Updated: May 28, 2023

Dan Eberhard is the CEO of KOHO, a fintech company that focuses on democratizing the best financial products for Canadians, This is his third successful startup. His first was a decentralized wind energy company that he sold after reaching $70 million in assets!

Our conversation with Dan is all about the value of walking the road less traveled and setting your sights high from the start. Dan shares his experiences on how to raise capital for projects of this nature. We hear about how Dan raised capital for his first venture, a wind power company. He talks about how he and his partner grew this business to the point where they were installing industrial-scale wind farms and it was all thanks to the use of incredibly creative ways to get past significant barriers to entry.

Dan tells listeners more about KOHO too, including its aim to challenge the oligopoly model by providing Canadians with banking services that 10x their capacity to save. We also talk to Dan about how to acquire investors for your startup from having no track record to later rounds, and he weighs in on vetting investors and the function that emotional connections can play in finding sound partners.

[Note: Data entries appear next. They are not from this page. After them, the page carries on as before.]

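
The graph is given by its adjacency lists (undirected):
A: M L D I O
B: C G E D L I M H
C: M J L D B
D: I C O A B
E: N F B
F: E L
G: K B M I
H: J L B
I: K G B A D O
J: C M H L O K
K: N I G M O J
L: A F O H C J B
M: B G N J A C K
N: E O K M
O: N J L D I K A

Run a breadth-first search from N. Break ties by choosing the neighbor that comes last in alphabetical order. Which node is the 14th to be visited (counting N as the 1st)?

F

Visit N; enqueue O, M, K, E → queue [O, M, K, E]
Visit O; enqueue L, J, I, D, A → queue [M, K, E, L, J, I, D, A]
Visit M; enqueue G, C, B → queue [K, E, L, J, I, D, A, G, C, B]
Visit K → queue [E, L, J, I, D, A, G, C, B]
Visit E; enqueue F → queue [L, J, I, D, A, G, C, B, F]
Visit L; enqueue H → queue [J, I, D, A, G, C, B, F, H]
Visit J → queue [I, D, A, G, C, B, F, H]
Visit I → queue [D, A, G, C, B, F, H]
Visit D → queue [A, G, C, B, F, H]
Visit A → queue [G, C, B, F, H]
Visit G → queue [C, B, F, H]
Visit C → queue [B, F, H]
Visit B → queue [F, H]
Visit F → queue [H]
Visit H → queue []

Visit order: N, O, M, K, E, L, J, I, D, A, G, C, B, F, H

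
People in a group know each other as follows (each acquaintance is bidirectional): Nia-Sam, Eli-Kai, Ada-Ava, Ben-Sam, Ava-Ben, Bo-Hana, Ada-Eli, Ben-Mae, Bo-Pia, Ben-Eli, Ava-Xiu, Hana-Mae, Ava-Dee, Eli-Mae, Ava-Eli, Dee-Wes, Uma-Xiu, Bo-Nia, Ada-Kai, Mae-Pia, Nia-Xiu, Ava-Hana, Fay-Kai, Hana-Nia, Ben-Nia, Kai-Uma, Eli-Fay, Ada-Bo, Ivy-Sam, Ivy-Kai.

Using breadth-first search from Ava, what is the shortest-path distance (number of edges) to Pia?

Level 0: Ava
Level 1: Ada, Ben, Dee, Eli, Hana, Xiu
Level 2: Bo, Fay, Kai, Mae, Nia, Sam, Uma, Wes
Level 3: Ivy, Pia
Pia first appears at level 3.

3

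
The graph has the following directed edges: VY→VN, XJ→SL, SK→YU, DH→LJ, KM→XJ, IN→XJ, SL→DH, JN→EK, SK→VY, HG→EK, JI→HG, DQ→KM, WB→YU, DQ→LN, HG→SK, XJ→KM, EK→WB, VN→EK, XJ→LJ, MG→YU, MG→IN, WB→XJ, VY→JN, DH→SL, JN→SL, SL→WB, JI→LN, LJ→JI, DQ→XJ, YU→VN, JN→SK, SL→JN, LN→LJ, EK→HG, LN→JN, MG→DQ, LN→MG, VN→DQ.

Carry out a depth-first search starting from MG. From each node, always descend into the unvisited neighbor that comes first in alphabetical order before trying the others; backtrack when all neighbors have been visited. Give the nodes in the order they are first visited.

Visit MG
MG → DQ
DQ → KM
KM → XJ
XJ → LJ
LJ → JI
JI → HG
HG → EK
EK → WB
WB → YU
YU → VN
HG → SK
SK → VY
VY → JN
JN → SL
SL → DH
JI → LN
MG → IN

MG -> DQ -> KM -> XJ -> LJ -> JI -> HG -> EK -> WB -> YU -> VN -> SK -> VY -> JN -> SL -> DH -> LN -> IN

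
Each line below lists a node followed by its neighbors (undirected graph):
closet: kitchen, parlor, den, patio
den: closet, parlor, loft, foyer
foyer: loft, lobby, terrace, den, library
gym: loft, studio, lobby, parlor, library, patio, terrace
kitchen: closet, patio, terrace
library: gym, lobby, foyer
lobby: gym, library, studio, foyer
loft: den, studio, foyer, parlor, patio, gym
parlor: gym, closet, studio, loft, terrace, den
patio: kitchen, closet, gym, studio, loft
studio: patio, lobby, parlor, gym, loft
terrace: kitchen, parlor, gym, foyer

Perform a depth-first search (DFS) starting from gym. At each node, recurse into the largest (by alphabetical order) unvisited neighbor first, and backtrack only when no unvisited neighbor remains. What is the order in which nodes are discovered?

Visit gym
gym → terrace
terrace → parlor
parlor → studio
studio → patio
patio → loft
loft → foyer
foyer → lobby
lobby → library
foyer → den
den → closet
closet → kitchen

gym, terrace, parlor, studio, patio, loft, foyer, lobby, library, den, closet, kitchen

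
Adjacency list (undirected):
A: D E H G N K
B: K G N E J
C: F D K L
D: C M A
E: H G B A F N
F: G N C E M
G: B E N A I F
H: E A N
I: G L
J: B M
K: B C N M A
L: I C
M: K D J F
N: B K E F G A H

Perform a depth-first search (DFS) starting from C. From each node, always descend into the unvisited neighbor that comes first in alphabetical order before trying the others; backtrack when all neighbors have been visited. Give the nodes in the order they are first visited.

C -> D -> A -> E -> B -> G -> F -> M -> J -> K -> N -> H -> I -> L

Visit C
C → D
D → A
A → E
E → B
B → G
G → F
F → M
M → J
M → K
K → N
N → H
G → I
I → L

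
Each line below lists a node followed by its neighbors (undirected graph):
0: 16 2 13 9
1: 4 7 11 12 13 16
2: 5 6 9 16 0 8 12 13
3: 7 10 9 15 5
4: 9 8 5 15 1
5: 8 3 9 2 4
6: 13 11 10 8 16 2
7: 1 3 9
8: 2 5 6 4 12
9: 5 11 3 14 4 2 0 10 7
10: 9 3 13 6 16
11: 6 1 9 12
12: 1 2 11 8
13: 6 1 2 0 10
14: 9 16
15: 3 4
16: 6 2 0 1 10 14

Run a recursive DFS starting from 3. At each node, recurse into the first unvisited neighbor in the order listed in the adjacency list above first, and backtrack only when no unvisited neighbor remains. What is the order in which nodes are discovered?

Visit 3
3 → 7
7 → 1
1 → 4
4 → 9
9 → 5
5 → 8
8 → 2
2 → 6
6 → 13
13 → 0
0 → 16
16 → 10
16 → 14
6 → 11
11 → 12
4 → 15

3 -> 7 -> 1 -> 4 -> 9 -> 5 -> 8 -> 2 -> 6 -> 13 -> 0 -> 16 -> 10 -> 14 -> 11 -> 12 -> 15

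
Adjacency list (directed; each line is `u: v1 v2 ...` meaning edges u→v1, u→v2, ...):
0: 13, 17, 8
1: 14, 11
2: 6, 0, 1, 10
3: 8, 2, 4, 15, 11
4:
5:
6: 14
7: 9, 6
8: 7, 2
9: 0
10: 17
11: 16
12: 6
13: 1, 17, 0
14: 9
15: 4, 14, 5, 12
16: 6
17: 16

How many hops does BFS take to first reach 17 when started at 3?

3

Level 0: 3
Level 1: 2, 4, 8, 11, 15
Level 2: 0, 1, 5, 6, 7, 10, 12, 14, 16
Level 3: 9, 13, 17
17 first appears at level 3.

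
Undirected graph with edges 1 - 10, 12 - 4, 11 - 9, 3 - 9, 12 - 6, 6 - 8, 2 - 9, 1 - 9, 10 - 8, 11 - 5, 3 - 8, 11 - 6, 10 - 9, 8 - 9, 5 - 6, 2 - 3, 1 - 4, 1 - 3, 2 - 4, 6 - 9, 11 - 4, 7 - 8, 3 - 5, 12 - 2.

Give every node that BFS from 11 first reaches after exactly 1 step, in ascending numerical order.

Level 0: 11
Level 1: 4, 5, 6, 9
Level 2: 1, 2, 3, 8, 10, 12
Level 3: 7

4, 5, 6, 9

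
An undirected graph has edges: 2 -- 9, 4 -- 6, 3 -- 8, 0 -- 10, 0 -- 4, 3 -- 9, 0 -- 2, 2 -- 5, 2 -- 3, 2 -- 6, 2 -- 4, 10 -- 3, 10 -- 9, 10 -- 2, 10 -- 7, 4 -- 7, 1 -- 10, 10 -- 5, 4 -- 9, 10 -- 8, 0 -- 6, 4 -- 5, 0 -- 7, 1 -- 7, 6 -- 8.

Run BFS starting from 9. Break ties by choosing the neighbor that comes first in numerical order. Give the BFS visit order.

9, 2, 3, 4, 10, 0, 5, 6, 8, 7, 1

Visit 9; enqueue 2, 3, 4, 10 → queue [2, 3, 4, 10]
Visit 2; enqueue 0, 5, 6 → queue [3, 4, 10, 0, 5, 6]
Visit 3; enqueue 8 → queue [4, 10, 0, 5, 6, 8]
Visit 4; enqueue 7 → queue [10, 0, 5, 6, 8, 7]
Visit 10; enqueue 1 → queue [0, 5, 6, 8, 7, 1]
Visit 0 → queue [5, 6, 8, 7, 1]
Visit 5 → queue [6, 8, 7, 1]
Visit 6 → queue [8, 7, 1]
Visit 8 → queue [7, 1]
Visit 7 → queue [1]
Visit 1 → queue []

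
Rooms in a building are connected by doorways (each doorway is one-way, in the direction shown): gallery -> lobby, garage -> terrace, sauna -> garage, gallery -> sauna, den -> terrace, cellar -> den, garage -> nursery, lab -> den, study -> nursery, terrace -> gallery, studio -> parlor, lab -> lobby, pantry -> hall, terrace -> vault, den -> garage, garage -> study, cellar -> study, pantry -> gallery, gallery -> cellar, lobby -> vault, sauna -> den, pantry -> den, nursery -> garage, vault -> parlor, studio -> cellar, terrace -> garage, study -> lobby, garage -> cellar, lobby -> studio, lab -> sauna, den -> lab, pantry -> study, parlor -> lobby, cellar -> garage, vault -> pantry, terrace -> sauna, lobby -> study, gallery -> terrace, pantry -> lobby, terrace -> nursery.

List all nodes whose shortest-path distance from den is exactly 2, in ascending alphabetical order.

cellar, gallery, lobby, nursery, sauna, study, vault

Level 0: den
Level 1: garage, lab, terrace
Level 2: cellar, gallery, lobby, nursery, sauna, study, vault
Level 3: pantry, parlor, studio
Level 4: hall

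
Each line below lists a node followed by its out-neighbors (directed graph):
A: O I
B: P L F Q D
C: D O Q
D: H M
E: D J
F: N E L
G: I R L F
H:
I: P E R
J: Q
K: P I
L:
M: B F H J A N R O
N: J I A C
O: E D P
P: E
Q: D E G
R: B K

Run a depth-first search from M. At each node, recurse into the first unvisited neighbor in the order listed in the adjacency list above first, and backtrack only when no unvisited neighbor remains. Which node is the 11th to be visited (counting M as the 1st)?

Visit M
M → B
B → P
P → E
E → D
D → H
E → J
J → Q
Q → G
G → I
I → R
R → K
G → L
G → F
F → N
N → A
A → O
N → C

Visit order: M, B, P, E, D, H, J, Q, G, I, R, K, L, F, N, A, O, C

R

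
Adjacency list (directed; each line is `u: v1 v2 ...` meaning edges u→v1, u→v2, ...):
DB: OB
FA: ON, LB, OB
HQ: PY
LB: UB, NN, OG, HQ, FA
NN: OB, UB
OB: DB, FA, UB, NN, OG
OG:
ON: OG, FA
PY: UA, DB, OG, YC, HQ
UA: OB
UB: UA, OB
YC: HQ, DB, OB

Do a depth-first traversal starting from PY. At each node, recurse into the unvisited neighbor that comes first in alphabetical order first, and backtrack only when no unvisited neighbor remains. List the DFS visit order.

Visit PY
PY → DB
DB → OB
OB → FA
FA → LB
LB → HQ
LB → NN
NN → UB
UB → UA
LB → OG
FA → ON
PY → YC

PY → DB → OB → FA → LB → HQ → NN → UB → UA → OG → ON → YC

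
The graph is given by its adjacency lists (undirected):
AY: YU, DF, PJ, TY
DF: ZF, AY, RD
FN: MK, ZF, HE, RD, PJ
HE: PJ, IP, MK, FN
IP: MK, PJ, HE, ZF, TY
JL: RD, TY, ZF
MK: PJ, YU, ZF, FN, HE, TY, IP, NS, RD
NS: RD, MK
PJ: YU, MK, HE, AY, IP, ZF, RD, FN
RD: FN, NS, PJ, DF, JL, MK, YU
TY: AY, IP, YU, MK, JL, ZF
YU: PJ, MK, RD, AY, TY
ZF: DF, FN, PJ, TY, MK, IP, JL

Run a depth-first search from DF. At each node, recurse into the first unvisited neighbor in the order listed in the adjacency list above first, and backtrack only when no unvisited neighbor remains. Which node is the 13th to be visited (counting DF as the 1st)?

Visit DF
DF → ZF
ZF → FN
FN → MK
MK → PJ
PJ → YU
YU → RD
RD → NS
RD → JL
JL → TY
TY → AY
TY → IP
IP → HE

Visit order: DF, ZF, FN, MK, PJ, YU, RD, NS, JL, TY, AY, IP, HE

HE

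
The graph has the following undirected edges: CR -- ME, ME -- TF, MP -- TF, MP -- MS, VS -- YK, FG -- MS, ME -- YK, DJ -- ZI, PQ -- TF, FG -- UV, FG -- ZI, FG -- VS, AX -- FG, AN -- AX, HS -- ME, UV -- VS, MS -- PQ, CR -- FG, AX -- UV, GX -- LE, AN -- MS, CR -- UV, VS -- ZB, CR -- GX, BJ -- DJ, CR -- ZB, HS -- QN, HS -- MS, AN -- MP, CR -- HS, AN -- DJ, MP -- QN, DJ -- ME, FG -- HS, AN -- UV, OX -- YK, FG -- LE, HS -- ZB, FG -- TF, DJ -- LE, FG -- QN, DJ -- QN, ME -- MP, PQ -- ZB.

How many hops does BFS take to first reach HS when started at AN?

2

Level 0: AN
Level 1: AX, DJ, MP, MS, UV
Level 2: BJ, CR, FG, HS, LE, ME, PQ, QN, TF, VS, ZI
Level 3: GX, YK, ZB
Level 4: OX
HS first appears at level 2.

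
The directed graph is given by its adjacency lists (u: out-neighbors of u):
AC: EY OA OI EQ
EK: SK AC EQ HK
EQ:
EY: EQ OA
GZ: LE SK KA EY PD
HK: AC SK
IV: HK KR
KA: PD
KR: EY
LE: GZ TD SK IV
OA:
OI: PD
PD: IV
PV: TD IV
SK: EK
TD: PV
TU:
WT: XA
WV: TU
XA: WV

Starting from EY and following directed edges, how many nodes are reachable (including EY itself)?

BFS from EY visits: EY, EQ, OA
Reachable nodes: 3 of 20 total.

3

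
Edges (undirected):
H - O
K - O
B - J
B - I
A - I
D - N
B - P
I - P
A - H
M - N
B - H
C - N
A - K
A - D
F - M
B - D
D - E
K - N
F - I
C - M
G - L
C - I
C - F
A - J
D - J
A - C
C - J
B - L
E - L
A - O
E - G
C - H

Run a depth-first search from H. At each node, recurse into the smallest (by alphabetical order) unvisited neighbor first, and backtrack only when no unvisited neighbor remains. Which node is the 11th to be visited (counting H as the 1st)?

J

Visit H
H → A
A → C
C → F
F → I
I → B
B → D
D → E
E → G
G → L
D → J
D → N
N → K
K → O
N → M
B → P

Visit order: H, A, C, F, I, B, D, E, G, L, J, N, K, O, M, P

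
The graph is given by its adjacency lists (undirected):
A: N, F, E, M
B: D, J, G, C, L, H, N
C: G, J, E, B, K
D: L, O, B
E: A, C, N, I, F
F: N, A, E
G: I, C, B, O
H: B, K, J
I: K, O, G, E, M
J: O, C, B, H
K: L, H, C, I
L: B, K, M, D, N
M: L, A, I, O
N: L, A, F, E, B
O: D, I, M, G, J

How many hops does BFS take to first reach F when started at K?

Level 0: K
Level 1: C, H, I, L
Level 2: B, D, E, G, J, M, N, O
Level 3: A, F
F first appears at level 3.

3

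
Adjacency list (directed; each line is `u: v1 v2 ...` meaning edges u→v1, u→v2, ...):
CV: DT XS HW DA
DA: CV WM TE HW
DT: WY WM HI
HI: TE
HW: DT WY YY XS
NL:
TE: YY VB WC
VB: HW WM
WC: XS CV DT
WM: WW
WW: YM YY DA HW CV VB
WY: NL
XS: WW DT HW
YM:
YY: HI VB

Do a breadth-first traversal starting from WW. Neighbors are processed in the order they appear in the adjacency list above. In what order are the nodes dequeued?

Visit WW; enqueue YM, YY, DA, HW, CV, VB → queue [YM, YY, DA, HW, CV, VB]
Visit YM → queue [YY, DA, HW, CV, VB]
Visit YY; enqueue HI → queue [DA, HW, CV, VB, HI]
Visit DA; enqueue WM, TE → queue [HW, CV, VB, HI, WM, TE]
Visit HW; enqueue DT, WY, XS → queue [CV, VB, HI, WM, TE, DT, WY, XS]
Visit CV → queue [VB, HI, WM, TE, DT, WY, XS]
Visit VB → queue [HI, WM, TE, DT, WY, XS]
Visit HI → queue [WM, TE, DT, WY, XS]
Visit WM → queue [TE, DT, WY, XS]
Visit TE; enqueue WC → queue [DT, WY, XS, WC]
Visit DT → queue [WY, XS, WC]
Visit WY; enqueue NL → queue [XS, WC, NL]
Visit XS → queue [WC, NL]
Visit WC → queue [NL]
Visit NL → queue []

WW → YM → YY → DA → HW → CV → VB → HI → WM → TE → DT → WY → XS → WC → NL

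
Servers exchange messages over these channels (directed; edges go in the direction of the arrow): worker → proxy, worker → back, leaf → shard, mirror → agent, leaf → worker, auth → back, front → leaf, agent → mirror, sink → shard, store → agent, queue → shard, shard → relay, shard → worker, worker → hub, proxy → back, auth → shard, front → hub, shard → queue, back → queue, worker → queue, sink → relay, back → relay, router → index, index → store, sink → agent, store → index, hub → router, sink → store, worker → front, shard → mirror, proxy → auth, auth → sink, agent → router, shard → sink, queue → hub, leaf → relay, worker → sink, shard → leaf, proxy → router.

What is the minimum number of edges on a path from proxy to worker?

Level 0: proxy
Level 1: auth, back, router
Level 2: index, queue, relay, shard, sink
Level 3: agent, hub, leaf, mirror, store, worker
Level 4: front
worker first appears at level 3.

3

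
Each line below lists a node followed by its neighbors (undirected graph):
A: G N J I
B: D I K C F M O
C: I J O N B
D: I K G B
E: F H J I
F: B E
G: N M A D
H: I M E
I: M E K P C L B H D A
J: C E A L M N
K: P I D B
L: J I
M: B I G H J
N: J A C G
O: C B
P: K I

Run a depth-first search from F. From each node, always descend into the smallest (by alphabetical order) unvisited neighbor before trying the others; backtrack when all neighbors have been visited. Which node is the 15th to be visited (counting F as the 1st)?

Visit F
F → B
B → C
C → I
I → A
A → G
G → D
D → K
K → P
G → M
M → H
H → E
E → J
J → L
J → N
C → O

Visit order: F, B, C, I, A, G, D, K, P, M, H, E, J, L, N, O

N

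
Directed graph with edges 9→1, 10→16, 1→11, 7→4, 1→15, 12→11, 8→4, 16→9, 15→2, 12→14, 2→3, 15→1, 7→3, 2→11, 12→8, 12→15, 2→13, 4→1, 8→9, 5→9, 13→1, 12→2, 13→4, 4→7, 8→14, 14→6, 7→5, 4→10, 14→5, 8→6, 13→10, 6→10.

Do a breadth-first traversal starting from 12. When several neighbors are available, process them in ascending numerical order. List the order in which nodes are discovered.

12, 2, 8, 11, 14, 15, 3, 13, 4, 6, 9, 5, 1, 10, 7, 16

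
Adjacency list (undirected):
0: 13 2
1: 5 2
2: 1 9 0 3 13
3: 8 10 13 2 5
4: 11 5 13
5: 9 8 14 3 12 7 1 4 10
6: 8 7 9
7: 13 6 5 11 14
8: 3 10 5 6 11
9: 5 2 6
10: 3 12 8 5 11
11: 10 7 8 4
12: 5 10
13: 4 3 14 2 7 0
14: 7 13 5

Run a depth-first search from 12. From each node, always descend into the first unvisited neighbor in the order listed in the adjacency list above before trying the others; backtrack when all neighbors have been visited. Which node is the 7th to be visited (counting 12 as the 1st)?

13

Visit 12
12 → 5
5 → 9
9 → 2
2 → 1
2 → 0
0 → 13
13 → 4
4 → 11
11 → 10
10 → 3
3 → 8
8 → 6
6 → 7
7 → 14

Visit order: 12, 5, 9, 2, 1, 0, 13, 4, 11, 10, 3, 8, 6, 7, 14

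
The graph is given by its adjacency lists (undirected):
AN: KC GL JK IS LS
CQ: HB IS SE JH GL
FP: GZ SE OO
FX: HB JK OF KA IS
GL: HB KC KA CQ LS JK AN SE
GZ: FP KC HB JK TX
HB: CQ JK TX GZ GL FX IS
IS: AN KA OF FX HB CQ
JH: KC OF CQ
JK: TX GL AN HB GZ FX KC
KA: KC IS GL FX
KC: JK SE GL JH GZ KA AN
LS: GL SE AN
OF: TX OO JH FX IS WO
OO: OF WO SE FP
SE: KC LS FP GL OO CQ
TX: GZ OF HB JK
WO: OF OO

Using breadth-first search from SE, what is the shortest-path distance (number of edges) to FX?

Level 0: SE
Level 1: CQ, FP, GL, KC, LS, OO
Level 2: AN, GZ, HB, IS, JH, JK, KA, OF, WO
Level 3: FX, TX
FX first appears at level 3.

3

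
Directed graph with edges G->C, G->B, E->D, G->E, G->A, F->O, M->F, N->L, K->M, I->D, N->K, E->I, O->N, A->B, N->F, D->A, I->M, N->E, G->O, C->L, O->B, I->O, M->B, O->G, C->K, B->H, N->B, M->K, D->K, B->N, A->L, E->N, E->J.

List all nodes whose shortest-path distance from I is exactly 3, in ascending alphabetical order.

C, E, H, L

Level 0: I
Level 1: D, M, O
Level 2: A, B, F, G, K, N
Level 3: C, E, H, L
Level 4: J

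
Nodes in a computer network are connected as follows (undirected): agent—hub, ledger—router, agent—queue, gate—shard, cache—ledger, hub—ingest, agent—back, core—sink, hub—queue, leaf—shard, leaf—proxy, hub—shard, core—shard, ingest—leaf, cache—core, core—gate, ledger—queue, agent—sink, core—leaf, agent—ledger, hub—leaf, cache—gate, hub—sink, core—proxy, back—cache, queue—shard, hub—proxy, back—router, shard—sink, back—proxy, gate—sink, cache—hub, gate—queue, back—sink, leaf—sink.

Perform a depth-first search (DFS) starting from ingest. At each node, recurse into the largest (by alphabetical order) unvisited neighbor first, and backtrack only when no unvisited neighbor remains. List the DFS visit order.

Visit ingest
ingest → leaf
leaf → sink
sink → shard
shard → queue
queue → ledger
ledger → router
router → back
back → proxy
proxy → hub
hub → cache
cache → gate
gate → core
hub → agent

ingest, leaf, sink, shard, queue, ledger, router, back, proxy, hub, cache, gate, core, agent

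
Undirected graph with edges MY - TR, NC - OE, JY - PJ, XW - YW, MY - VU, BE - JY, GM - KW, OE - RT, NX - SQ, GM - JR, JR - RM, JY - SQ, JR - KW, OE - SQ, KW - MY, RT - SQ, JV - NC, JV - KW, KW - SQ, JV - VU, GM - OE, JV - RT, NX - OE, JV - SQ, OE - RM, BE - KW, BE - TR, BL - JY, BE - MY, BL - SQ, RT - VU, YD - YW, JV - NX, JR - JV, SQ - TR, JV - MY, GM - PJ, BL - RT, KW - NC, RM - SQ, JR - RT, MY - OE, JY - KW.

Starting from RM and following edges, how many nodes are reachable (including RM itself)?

BFS from RM visits: RM, JR, OE, SQ, GM, JV, KW, RT, MY, NC, NX, BL, JY, TR, PJ, VU, BE
Reachable nodes: 17 of 20 total.

17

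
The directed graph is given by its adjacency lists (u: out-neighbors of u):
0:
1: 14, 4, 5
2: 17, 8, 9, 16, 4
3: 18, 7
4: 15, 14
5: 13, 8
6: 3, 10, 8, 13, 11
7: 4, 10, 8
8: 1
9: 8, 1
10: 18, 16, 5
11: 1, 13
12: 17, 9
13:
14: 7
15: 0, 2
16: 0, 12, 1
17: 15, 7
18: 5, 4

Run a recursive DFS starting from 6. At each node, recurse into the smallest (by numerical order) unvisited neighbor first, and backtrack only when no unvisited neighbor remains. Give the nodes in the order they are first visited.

6, 3, 7, 4, 14, 15, 0, 2, 8, 1, 5, 13, 9, 16, 12, 17, 10, 18, 11

Visit 6
6 → 3
3 → 7
7 → 4
4 → 14
4 → 15
15 → 0
15 → 2
2 → 8
8 → 1
1 → 5
5 → 13
2 → 9
2 → 16
16 → 12
12 → 17
7 → 10
10 → 18
6 → 11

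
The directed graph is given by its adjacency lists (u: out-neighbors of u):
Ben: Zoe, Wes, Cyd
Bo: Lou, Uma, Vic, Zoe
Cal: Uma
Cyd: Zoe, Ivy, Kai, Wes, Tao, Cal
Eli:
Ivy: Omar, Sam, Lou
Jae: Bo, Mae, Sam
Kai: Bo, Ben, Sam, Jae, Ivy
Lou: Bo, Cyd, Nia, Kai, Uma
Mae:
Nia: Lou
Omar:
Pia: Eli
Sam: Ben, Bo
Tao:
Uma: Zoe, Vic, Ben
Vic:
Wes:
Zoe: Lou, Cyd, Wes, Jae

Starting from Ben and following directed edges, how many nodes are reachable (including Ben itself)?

BFS from Ben visits: Ben, Zoe, Wes, Cyd, Lou, Jae, Tao, Kai, Ivy, Cal, Uma, Nia, Bo, Sam, Mae, Omar, Vic
Reachable nodes: 17 of 19 total.

17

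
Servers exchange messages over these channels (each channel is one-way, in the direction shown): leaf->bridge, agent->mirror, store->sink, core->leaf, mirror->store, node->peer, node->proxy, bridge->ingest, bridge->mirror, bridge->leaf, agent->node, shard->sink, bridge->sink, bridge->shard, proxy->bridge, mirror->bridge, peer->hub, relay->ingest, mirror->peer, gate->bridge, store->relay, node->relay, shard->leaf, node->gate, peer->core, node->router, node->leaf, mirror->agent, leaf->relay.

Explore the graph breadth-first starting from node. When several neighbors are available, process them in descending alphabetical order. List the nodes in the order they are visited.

node, router, relay, proxy, peer, leaf, gate, ingest, bridge, hub, core, sink, shard, mirror, store, agent

Visit node; enqueue router, relay, proxy, peer, leaf, gate → queue [router, relay, proxy, peer, leaf, gate]
Visit router → queue [relay, proxy, peer, leaf, gate]
Visit relay; enqueue ingest → queue [proxy, peer, leaf, gate, ingest]
Visit proxy; enqueue bridge → queue [peer, leaf, gate, ingest, bridge]
Visit peer; enqueue hub, core → queue [leaf, gate, ingest, bridge, hub, core]
Visit leaf → queue [gate, ingest, bridge, hub, core]
Visit gate → queue [ingest, bridge, hub, core]
Visit ingest → queue [bridge, hub, core]
Visit bridge; enqueue sink, shard, mirror → queue [hub, core, sink, shard, mirror]
Visit hub → queue [core, sink, shard, mirror]
Visit core → queue [sink, shard, mirror]
Visit sink → queue [shard, mirror]
Visit shard → queue [mirror]
Visit mirror; enqueue store, agent → queue [store, agent]
Visit store → queue [agent]
Visit agent → queue []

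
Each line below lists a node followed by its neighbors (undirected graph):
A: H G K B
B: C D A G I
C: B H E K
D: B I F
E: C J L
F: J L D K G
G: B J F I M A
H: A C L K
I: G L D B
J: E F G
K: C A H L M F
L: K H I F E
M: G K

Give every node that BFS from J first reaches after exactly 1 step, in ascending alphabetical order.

Level 0: J
Level 1: E, F, G
Level 2: A, B, C, D, I, K, L, M
Level 3: H

E, F, G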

He makes a powerful case that people with long term goals have a self-serving interest to be good people. Dan leaves us with some final words of advice for CEOs about the value of going big, how to know you’re thinking from your heart, not your ego, and getting clear about the very core motive behind your firm. Tune in for the full story.



  • Dan’s early moves from wind power to E-commerce logistics and his third company, KOHO.

  • How oligopolies damage their poorest citizens and why Dan started KOHO.

  • How to pitch correctly to attract investors when you have no track record.

  • Treating investors like customers and de-risking the cost of acquisition before having a product.

  • Showing investors that KOHO understood their risk using a customer predictor.

  • The benefits of telling an emotive story over showing data to gain capital in early funding rounds.

  • Arguments for the place of emotional connection to a company as it scales.

  • Going for big ideas immediately rather than starting small and working your way up.

  • Moving from pitching wind farms at town halls to industrial-scale production.

  • Vetting investors to make sure that you don’t sell yourself short in terms while raising capital.

  • Specifics of raising capital for KOHO and what’s changed since Dan’s earlier efforts.

  • Using unit economics to represent profit margins defensively.

  • Tips from Dan for CEOs about incremental growth, and getting clear on their ‘why’.